Hackers have released a trove of internal documents from the Washington, D.C., police in what experts say is the worst such ransomware attack in the U.S. The cybergang, known as Babuk, reportedly released the sensitive materials on the dark web after a failed blackmail attempt. The information includes officers’ personal data, psychological evaluations and disciplinary records. Some documents also involve intelligence agencies and relate to the January 6 insurrection and the presidential inauguration.
This comes a week after another ransomware attack shut down the Colonial Pipeline’s fuel supply, triggering shortages and sending gas prices soaring. Media are reporting Colonial Pipeline paid nearly $5 million in ransom to the hackers in order to restore its disabled computer network. President Biden said Thursday those behind that attack are likely based in Russia but not believed to be linked to the Russian government.
An active-duty Marine officer was arrested Thursday for assaulting federal officers during the deadly January 6 insurrection at the U.S. Capitol. In a video of the attack, Christopher Warnagiris is seen helping breach the Capitol building. He faces up to 20 years in prison if convicted.
In Michigan, protesters gathered at the state Capitol in Lansing before delivering “eviction notices” to Canadian oil transport company Enbridge, after it defied an order from Governor Gretchen Whitmer to shut down its Line 5 pipeline by a Wednesday deadline.
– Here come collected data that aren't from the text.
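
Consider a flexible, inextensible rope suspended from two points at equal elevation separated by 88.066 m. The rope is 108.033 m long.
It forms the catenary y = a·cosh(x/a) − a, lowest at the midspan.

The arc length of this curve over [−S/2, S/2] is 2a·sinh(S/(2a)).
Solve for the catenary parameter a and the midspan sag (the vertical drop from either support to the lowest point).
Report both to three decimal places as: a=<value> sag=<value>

a=38.975 sag=27.635

seed: a₀ = √(S³/(24(L−S))) = √(88.066³/(24·19.967)) = 37.752905
iter 1: u=1.166347  f(a)=+1.403e+00  f'(a)=-1.209e+00  a ← 37.752905 − (+1.403e+00/-1.209e+00) = 38.913484
iter 2: u=1.131562  f(a)=+6.729e-02  f'(a)=-1.095e+00  a ← 38.913484 − (+6.729e-02/-1.095e+00) = 38.974916
iter 3: u=1.129778  f(a)=+1.721e-04  f'(a)=-1.090e+00  a ← 38.974916 − (+1.721e-04/-1.090e+00) = 38.975074
iter 4: u=1.129773  f(a)=+1.132e-09  f'(a)=-1.090e+00  a ← 38.975074 − (+1.132e-09/-1.090e+00) = 38.975074
iter 5: u=1.129773  f(a)=-4.263e-14  f'(a)=-1.090e+00  a ← 38.975074 − (-4.263e-14/-1.090e+00) = 38.975074
converged: |Δa| < 1e-12 after 5 iterations
sag = a·(cosh(S/(2a)) − 1) = 38.975074·(cosh(1.129773) − 1) = 27.634525
T_max/T_min = cosh(S/(2a)) = 1.709031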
Whitmer called Enbridge’s actions “unlawful” and warned the state of Michigan would seize its profits if it continues to operate. The pipeline carries 23 million daily gallons of crude oil and natural gas under the Straits of Mackinac, a fragile waterway connecting Lake Huron and Lake Michigan. Whitmer called the pipeline a “ticking time bomb.”
In Britain, journalists and freedom of speech advocates are sounding the alarm after former Ambassador Craig Murray was sentenced to eight months in prison over his reporting of a Scottish politician’s sexual assault trial. A Scottish court said Murray provided details on his blog that could allow people to figure out the identity of witnesses in the sexual assault trial, despite never identifying the individuals himself. Murray’s defenders say he is being targeted because he is a whistleblower who has closely covered the case against WikiLeaks founder Julian Assange. The court is also preventing Murray from traveling to Spain to testify in a case involving the CIA spying on Assange while he lived at the Ecuadorian Embassy in London.
In labor news, McDonald’s workers are planning a strike next Wednesday, May 19, to demand a minimum wage of $15 an hour. On Thursday, the fast-food giant announced it is raising wages at company-owned restaurants, but 95% of McDonald’s branches are franchise locations that are not subject to the salary changes. McDonald’s worker and union organizer Doneshia Babbitt said, “[McDonald’s is] raising pay for some of us and using fancy math tricks to gloss over the fact that they’re selling most of us short. … We won’t stop fighting, striking and marching in the streets until we win $15 and a union for all.”